A falta de transparência e a má comunicação entre conselho e gestão podem ser catastróficas, pois dificultam a governança. A comunicação clara é essencial, pois ao evitar desentendimentos, atritos e erros, aumenta a eficiência, impulsiona a inovação e promove um ambiente mais colaborativo e positivo. É importante que o conselho aponte à gestão não o que as lideranças querem ouvir, mas o que, de fato, precisa ser feito na organização para que ela melhore e lide com os desafios. Comunicar isso de modo claro, firme e transparente é primordial.

Além disso, atuar em parceria com o CEO é crucial para o sucesso do trabalho dos colegiados. Como os boards são cada vez mais estratégicos, complexos e diversos, é necessário criar um contexto poderoso que oriente o negócio para frente e para cima. Assim, tal parceria, que antes poderia parecer impossível, torna-se fundamental, sendo que a responsabilidade de aplicar, manter e reportar os princípios deve ser compartilhada por conselho e CEO. Transformar a teoria em prática, contudo, não é simples. 

CEOs experientes fazem questão de promover empatia e facilitar conversas com seus conselhos, que podem atuar como verificadores da realidade, incluindo o momento atual e o futuro e questionando se a direção que a organização está tomando está correta, bem como se as ações são tomadas na mesma medida.

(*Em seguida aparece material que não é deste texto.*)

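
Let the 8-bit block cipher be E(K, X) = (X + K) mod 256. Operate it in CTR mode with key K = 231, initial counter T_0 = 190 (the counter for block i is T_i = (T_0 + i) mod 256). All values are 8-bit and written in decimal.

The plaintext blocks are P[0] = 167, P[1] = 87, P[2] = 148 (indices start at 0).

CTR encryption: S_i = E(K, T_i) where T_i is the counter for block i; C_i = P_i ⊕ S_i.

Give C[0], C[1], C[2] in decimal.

C[0]: T = 190, S = E(K, T) = 165; 167 ⊕ 165 = 2.
C[1]: T = 191, S = E(K, T) = 166; 87 ⊕ 166 = 241.
C[2]: T = 192, S = E(K, T) = 167; 148 ⊕ 167 = 51.

C[0] = 2, C[1] = 241, C[2] = 51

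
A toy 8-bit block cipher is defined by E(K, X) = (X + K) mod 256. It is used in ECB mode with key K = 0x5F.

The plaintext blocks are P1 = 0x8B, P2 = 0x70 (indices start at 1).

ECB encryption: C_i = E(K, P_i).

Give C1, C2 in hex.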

Lembro também que advisors e lideranças são figuras que se complementam em prol da perenidade e sucesso da organização: é mandatório, então, atuar em conjunto e em sinergia. 

É uma relação que será guiada pela honestidade e franqueza, pois é essencial que o conselheiro se sinta à vontade para, eventualmente, questionar as decisões dos gestores. O que já estamos vendo, em alguns casos, são conselhos com uma postura mais proativa e ágil, exercendo um papel indispensável no fortalecimento da cultura da organização.